Keep the break-glass FIDO2 admin excluded from all of this throughout; it is your guaranteed way back into the org if a rollback step itself goes wrong.
Common pitfalls
- Disabling Password org-wide on day one. This is the classic lockout. Always scope the “Password: Disabled” enrollment policy to a migrated group and keep the default intact.
- Editing default policies instead of adding rules above them. You lose your clean fall-through and your fast rollback. Add new, higher-priority rules; never mutate the catch-all.
- No break-glass key.

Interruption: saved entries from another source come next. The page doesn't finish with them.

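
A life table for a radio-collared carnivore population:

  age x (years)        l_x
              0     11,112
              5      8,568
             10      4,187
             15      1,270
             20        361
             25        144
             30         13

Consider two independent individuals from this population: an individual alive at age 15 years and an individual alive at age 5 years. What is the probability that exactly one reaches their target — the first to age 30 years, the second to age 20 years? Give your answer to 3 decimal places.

p₁ = l_30/l_15 = 13/1,270 = 0.010236; p₂ = l_20/l_5 = 361/8,568 = 0.042134.
P(exactly one) = p₁(1−p₂) + (1−p₁)p₂ = 0.009805 + 0.041703 = 0.051507.

0.052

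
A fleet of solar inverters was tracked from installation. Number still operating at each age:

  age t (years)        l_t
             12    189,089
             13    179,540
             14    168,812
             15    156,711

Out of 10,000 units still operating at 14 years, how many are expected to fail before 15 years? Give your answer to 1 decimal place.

The relevant probability is 1 − 156,711/168,812 = 0.071683.
Expected number = 10,000 × 0.071683 = 716.8.

716.8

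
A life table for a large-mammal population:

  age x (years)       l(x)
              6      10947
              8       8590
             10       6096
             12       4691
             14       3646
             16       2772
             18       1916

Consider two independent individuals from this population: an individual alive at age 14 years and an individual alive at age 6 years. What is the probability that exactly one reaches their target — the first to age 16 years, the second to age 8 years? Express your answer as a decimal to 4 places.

p₁ = l(16)/l(14) = 2772/3646 = 0.760285; p₂ = l(8)/l(6) = 8590/10947 = 0.784690.
P(exactly one) = p₁(1−p₂) + (1−p₁)p₂ = 0.163697 + 0.188102 = 0.351799.

0.3518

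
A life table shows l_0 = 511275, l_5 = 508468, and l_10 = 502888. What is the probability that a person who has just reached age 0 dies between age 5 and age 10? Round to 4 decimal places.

We want 5|5q0 = (l_5 − l_10)/l_0.
This is the probability of reaching 5 but not 10, conditional on being alive at 0: (l_5 − l_10) / l_0.
= (508468 − 502888) / 511275 = 5580 / 511275 = 0.010914.

0.0109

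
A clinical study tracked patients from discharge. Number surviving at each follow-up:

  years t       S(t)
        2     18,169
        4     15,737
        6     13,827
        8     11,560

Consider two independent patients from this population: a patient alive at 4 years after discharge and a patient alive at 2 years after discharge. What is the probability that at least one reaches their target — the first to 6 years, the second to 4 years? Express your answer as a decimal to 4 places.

0.9838

p₁ = S(6)/S(4) = 13,827/15,737 = 0.878630; p₂ = S(4)/S(2) = 15,737/18,169 = 0.866146.
P(at least one) = 1 − (1−p₁)(1−p₂) = 1 − 0.121370 × 0.133854 = 0.983754.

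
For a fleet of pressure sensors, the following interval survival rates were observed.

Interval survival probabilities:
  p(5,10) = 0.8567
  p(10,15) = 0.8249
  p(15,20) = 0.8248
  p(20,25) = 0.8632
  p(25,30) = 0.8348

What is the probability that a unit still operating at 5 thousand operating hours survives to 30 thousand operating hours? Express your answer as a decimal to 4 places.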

If your only admin is subject to the new passwordless policy and something misconfigures, you are locked out of your own tenant. Enroll a YubiKey on an excluded admin first, before anything else.

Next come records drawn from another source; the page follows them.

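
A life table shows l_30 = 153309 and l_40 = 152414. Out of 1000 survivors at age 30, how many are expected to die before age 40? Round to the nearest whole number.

6

The relevant probability is 1 − 152414/153309 = 0.005838.
Expected number = 1000 × 0.005838 = 6.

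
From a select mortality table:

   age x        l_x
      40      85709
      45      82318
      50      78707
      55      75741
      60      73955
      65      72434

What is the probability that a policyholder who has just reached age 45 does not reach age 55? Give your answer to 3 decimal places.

0.080

P(die before 55 | alive at 45) = 1 − l_55/l_45 = 1 − 75741/82318 = (6577)/82318 = 0.079897.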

- Device Assurance thresholds the fleet cannot meet. Pinning a minimum OS version newer than most laptops run, or a Falcon ZTA score most devices fail, mass-denies legitimate users. Baseline the fleet, set the bar at the current reality, then ratchet.
- Forgetting MDM attestation. Without it, “managed device” is unverifiable and Okta Verify side-loaded onto a personal machine can pass — silently defeating the device-bound guarantee.

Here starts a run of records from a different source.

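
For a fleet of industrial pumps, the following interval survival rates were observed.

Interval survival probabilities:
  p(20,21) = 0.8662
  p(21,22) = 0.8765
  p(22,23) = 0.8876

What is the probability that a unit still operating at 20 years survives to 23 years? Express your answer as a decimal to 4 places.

Chaining the interval survival probabilities: 0.8662 × 0.8765 × 0.8876.
= 0.673887.

0.6739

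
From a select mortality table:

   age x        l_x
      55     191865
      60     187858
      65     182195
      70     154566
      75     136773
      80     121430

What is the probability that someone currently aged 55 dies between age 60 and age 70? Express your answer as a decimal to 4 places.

We want 5|10q55 = (l_60 − l_70)/l_55.
This is the probability of reaching 60 but not 70, conditional on being alive at 55: (l_60 − l_70) / l_55.
= (187858 − 154566) / 191865 = 33292 / 191865 = 0.173518.

0.1735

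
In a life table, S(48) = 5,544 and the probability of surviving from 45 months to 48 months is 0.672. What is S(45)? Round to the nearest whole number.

S(45) = S(48) / p = 5,544 / 0.672 = 8250.

8250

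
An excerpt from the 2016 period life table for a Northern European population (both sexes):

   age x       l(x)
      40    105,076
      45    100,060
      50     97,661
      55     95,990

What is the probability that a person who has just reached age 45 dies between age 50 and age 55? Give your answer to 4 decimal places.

This is the probability of reaching 50 but not 55, conditional on being alive at 45: (l(50) − l(55)) / l(45).
= (97,661 − 95,990) / 100,060 = 1,671 / 100,060 = 0.016700.

0.0167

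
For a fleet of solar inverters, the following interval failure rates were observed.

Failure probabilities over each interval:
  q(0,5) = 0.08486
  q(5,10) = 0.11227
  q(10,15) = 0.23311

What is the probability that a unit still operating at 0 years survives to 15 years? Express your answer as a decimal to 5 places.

Chaining the interval survival probabilities: (1 − 0.08486) × (1 − 0.11227) × (1 − 0.23311).
= 0.91514 × 0.88773 × 0.76689 = 0.623019.

0.62302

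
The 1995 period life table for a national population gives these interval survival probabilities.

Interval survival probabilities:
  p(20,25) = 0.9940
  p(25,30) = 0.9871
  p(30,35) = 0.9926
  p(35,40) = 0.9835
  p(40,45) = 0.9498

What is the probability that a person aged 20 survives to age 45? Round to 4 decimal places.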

- Two policy engines disagreeing. Enforcing the same control independently in both Okta and Entra Conditional Access leads to confusing, hard-to-debug denials. Make Okta authoritative for the auth decision; use Entra CA as defense-in-depth.
- No telemetry before rollout. Flipping policy without a Dynatrace/Datadog success-rate graph means your first signal is the help desk. Stand up the dashboard first.
Security notes
This rollout is Zero Trust at the front door: the only accepted factor is hardware-bound and origin-checked, so credential phishing, OTP relay, and session-cookie replay from look-alike domains all stop working — which was the threat that started the project. Posture is continuous, not one-time: tie the CrowdStrike Falcon ZTA signal in so a device whose EDR is unhealthy loses access regardless of a valid key, and require secure hardware so private keys never leave the Secure Enclave/TPM. Keep the Okta admin API token short-lived and pulled from HashiCorp Vault, never committed to the Terraform repo. Retain a FIDO2 break-glass path and exclude it from policy. Pipe every DENY and policy change to your SIEM, and route a sustained denial spike to a ServiceNow incident so security investigates a ticket, not a log line.
Cost notes
The licensing reality: FastPass and Device Assurance require Okta Adaptive MFA / Identity Engine tiers (Device Assurance is typically an add-on) — confirm entitlement before you design, because the policy controls above assume it. The non-license costs are mostly one-time: the MDM to push Okta Verify and provide attestation (you likely already run Jamf/Intune), the CrowdStrike Falcon integration (already deployed if EDR is in place — Okta consumes the existing signal at no extra agent cost), and the engineering time to template policies in Terraform. Against that, the savings compound: passwordless removes the single largest help-desk category — password resets — and phishing-resistant auth removes the incident-response and breach exposure that one successful credential-relay can cost. Run it through your GitHub Actions/CI as code rather than click-ops, and the ongoing operational cost is a code review per change, with Datadog/Dynatrace giving you the success-rate signal that keeps a bad push from becoming an outage.